The forEach JSTL tag doesn't release items





------- Additional Comments From justyna.horwat@sun.com  2004-06-15 21:24 -------
>From the tag author's point of view I believe that the JSTL tag handler's are doing the right thing. In the 
forEach tag, the release method sets the items to null. The tag handler instance can be reused if tag 
pooling is enabled and if another custom action uses the same set of attributes. 

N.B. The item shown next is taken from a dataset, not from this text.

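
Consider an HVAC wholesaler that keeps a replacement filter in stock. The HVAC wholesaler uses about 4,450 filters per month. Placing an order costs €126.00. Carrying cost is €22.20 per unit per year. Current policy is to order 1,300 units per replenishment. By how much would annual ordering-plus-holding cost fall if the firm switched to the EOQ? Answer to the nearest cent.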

The strut's tags explicitly set items to null in the doEndTag() method. The struts implementation 
violates the tag pooling contract and can end up needlessly destroying and creating items between 
invocations of doStartTag and doEndTag.

Now, on to how the container manages the jsp lifecycle and when release is actually called. If you look 
at the Tomcat 5 jasper (jsp) implemenation you will see a Generator that generates the java servlet 
source code given a jsp. This Generator creates a _jspDestroy() method. Here is the method from one of 
my generated servlet files:

----
  public void _jspDestroy() {
    _jspx_tagPool_c_out_value_nobody.release();
    _jspx_tagPool_c_out_value_escapeXml_nobody.release();
  } 
----

When _jspDestroy() is invoked it calls all the tag handlers in the pool and tells them to invoke their 
release methods.

Now on to when the _jspDestroy() method is invoked. Every servlet that was generated from a jsp page 
extends org.apache.jasper.runtime.HttpJspBase. The HttpJspBase has a destroy() method that invokes 
_jspDestroy(). HttpJspBase.destroy() is invoked whenever Servlet.destroy() is and follows the servlet 
lifecycle.

Now on to the tricky part, the container itself determines when the servlet will be taken out of service 
and can do so for various reasons. It would be difficult to determine when it has done so and when the 
object references are actually freed. It would be interesting to see your profiler results when using a 
different container.

There is a good discussion on container behavior, lifecycle, and tag pooling available in this bug report:

http://nagoya.apache.org/bugzilla/show_bug.cgi?id=16001

If you find that you are having issues as a result of the container tag pooling, uou can turn it off in 
Tomcat by setting the init parameter "enablePooling" to "false" in your global $CATALINA_BASE/conf/
web.xml.

This issue seems more in the realm of the container and how it manages objects and tag pools.